The 5'untranslated region of the mRNAforthe Alzheimer's Amyloid Precursor Protein (APP 5'UTR) is a key translational regulatory element that sets the amount of APP production in any given cell. IL-1 enhanced the interaction between Iron-regulatory Proteins (IRPs) and APP 5'UTR RNA secondary structure via an Iron- responsive Element (IRE). This regulation suggested the APP 5'UTR to be an excellent drug target. Our laboratory gained valuable experience in the field of drug discovery when we screened a library of FDA- pre-approved drugs and identified 17 leads that limited APP 5'UTR driven translation using transiently transfected neuroblastoma cells. In secondary western blot-based assays paroxetine (SSRI) and dimercaptopropanol (chelator) selectivley reduced APP holoprotein expression. As proof of drug selectivity achieved during the APP 5'UTR screen these two hits did not change APLP-1 and APLP-2 expression in SH-SY5Y cells (Payton et al.,2003). A pilot study indicated that Paroxetine reduced the amyloid burden in a transgenic mouse model for AD (TgCRNDS mice). The data to be gathered through this R03 RFA mechanism will assist us to develop our FDA pilot screen to set up a high throughput transfection based screen of an important RNA target. Use of automated equipment for 384 well based screens is now available through our collaboration with the Laboratory of Drug Discovery for Neurodegenreration (LDDN). Our strategy will be to optimize a high throughput screen of the 110,000 compounds in the LDDN drug library to identify new agents that selectively inhibit translation driven by the APP 5'UTR enhancer. These leads may well provide downstream therapeutic anti-amyloid limiting action. Use of our drug hits in RNA gel-shift and APP expression based experiments will probe the pathway of APP translation. IRP-1 and IRP-2 post-transcriptionally control iron homeostasis by modulating ferritin translation and transferrin receptor mRNA stability. HTS hits directed to the 146 nt APP 5'UTR will provide new tools to assess precisely the importance of the interaction of IRP-1 and IRP-2 with 5'UTR of the mRNA encodiing APP (metalloprotein), relative to the mRNAs of other key iron proteins.
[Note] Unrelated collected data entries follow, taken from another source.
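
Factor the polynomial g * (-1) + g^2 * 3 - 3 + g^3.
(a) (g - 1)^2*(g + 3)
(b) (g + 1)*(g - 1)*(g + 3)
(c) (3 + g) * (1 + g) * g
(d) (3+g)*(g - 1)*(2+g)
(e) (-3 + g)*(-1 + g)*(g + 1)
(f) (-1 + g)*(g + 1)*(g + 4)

We need to factor g * (-1) + g^2 * 3 - 3 + g^3.
The factored form is (g + 1)*(g - 1)*(g + 3).
b) (g + 1)*(g - 1)*(g + 3)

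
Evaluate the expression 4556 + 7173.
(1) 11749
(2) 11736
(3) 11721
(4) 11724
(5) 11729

4556 + 7173 = 11729
5) 11729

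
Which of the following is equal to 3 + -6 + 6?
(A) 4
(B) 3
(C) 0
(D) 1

First: 3 + -6 = -3
Then: -3 + 6 = 3
B) 3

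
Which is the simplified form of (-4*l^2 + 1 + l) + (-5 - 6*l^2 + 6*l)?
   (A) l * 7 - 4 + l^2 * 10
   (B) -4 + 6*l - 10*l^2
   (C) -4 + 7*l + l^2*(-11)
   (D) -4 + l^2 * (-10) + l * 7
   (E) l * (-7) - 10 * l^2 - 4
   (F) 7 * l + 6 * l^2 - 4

Adding the polynomials and combining like terms:
(-4*l^2 + 1 + l) + (-5 - 6*l^2 + 6*l)
= -4 + l^2 * (-10) + l * 7
D) -4 + l^2 * (-10) + l * 7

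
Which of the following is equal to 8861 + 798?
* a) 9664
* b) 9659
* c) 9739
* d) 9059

8861 + 798 = 9659
b) 9659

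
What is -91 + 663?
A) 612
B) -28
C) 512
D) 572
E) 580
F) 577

-91 + 663 = 572
D) 572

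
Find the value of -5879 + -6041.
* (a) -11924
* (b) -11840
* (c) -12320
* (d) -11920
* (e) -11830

-5879 + -6041 = -11920
d) -11920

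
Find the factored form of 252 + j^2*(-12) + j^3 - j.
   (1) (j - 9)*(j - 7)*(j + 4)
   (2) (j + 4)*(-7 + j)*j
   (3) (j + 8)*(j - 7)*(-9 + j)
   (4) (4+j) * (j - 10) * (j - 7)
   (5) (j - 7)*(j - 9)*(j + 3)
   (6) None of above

We need to factor 252 + j^2*(-12) + j^3 - j.
The factored form is (j - 9)*(j - 7)*(j + 4).
1) (j - 9)*(j - 7)*(j + 4)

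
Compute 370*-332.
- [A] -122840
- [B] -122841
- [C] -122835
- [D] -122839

370 * -332 = -122840
A) -122840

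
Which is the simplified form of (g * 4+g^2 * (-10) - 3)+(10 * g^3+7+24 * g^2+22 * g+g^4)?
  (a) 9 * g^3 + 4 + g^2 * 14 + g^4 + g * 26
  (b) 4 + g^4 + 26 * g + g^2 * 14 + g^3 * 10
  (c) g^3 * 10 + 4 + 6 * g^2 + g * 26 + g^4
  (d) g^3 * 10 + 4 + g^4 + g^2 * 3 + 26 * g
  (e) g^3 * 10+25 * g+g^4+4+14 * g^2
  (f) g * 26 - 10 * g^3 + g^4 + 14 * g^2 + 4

Adding the polynomials and combining like terms:
(g*4 + g^2*(-10) - 3) + (10*g^3 + 7 + 24*g^2 + 22*g + g^4)
= 4 + g^4 + 26 * g + g^2 * 14 + g^3 * 10
b) 4 + g^4 + 26 * g + g^2 * 14 + g^3 * 10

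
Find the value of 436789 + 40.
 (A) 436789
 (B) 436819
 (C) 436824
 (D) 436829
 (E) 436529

436789 + 40 = 436829
D) 436829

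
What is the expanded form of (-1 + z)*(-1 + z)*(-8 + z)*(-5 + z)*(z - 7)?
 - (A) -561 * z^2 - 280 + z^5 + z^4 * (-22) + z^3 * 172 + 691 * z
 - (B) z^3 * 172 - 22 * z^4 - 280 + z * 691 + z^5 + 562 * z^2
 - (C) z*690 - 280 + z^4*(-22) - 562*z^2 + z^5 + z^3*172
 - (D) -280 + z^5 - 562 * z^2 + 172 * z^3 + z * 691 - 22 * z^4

Expanding (-1 + z)*(-1 + z)*(-8 + z)*(-5 + z)*(z - 7):
= -280 + z^5 - 562 * z^2 + 172 * z^3 + z * 691 - 22 * z^4
D) -280 + z^5 - 562 * z^2 + 172 * z^3 + z * 691 - 22 * z^4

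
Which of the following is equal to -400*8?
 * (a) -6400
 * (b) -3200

-400 * 8 = -3200
b) -3200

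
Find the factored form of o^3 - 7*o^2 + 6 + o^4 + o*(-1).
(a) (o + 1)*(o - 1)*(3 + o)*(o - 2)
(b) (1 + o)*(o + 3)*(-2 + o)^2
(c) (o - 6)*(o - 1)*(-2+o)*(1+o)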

阿尔茨海默病淀粉样前体蛋白 (APP 5'UTR) mRNA 的 5' 非翻译区是关键 决定任何给定细胞中 APP 产量的翻译调节元件。 IL-1 增强 铁调节蛋白 (IRP) 和 APP 5'UTR RNA 二级结构之间通过铁调节蛋白相互作用 响应元件（IRE）。这一规定表明 APP 5'UTR 是一个极好的药物靶点。 当我们筛选 FDA 的库时，我们的实验室在药物发现领域获得了宝贵的经验- 预先批准的药物并确定了 17 个先导化合物，这些先导化合物使用瞬时限制了 APP 5'UTR 驱动的翻译 转染的神经母细胞瘤细胞。在基于蛋白质印迹的二次检测中，帕罗西汀 (SSRI) 和 二巯基丙醇（螯合剂）选择性降低 APP 全蛋白表达。作为药物选择性的证明 在 APP 5'UTR 筛选过程中实现的这两个命中不会改变 APLP-1 和 APLP-2 的表达 SH-SY5Y 细胞（Payton 等，2003）。一项初步研究表明，帕罗西汀减少了淀粉样蛋白的负担 AD 转基因小鼠模型（TgCRNDS 小鼠）。 通过 R03 RFA 机制收集的数据将帮助我们开发 FDA 试点筛选 建立了基于高通量转染的重要 RNA 靶标筛选。使用自动化 我们与药物实验室合作现已提供 384 个孔筛选设备 神经退行性疾病发现 (LDDN)。我们的策略是优化高通量筛选 LDDN 药物库中的 110,000 种化合物可用于识别选择性抑制翻译驱动的新药物 通过 APP 5'UTR 增强子。这些先导化合物很可能提供下游治疗性抗淀粉样蛋白限制 行动。在 RNA 凝胶迁移和基于 APP 表达的实验中使用我们的药物命中将探测 APP翻译途径。 IRP-1 和 IRP-2 通过调节转录后控制铁稳态 铁蛋白翻译和转铁蛋白受体 mRNA 稳定性。指向 146 nt APP 5'UTR 的 HTS 命中将 提供新工具来准确评估 IRP-1 和 IRP-2 与 5'UTR 相互作用的重要性 相对于其他关键铁蛋白的 mRNA，编码 APP（金属蛋白）的 mRNA。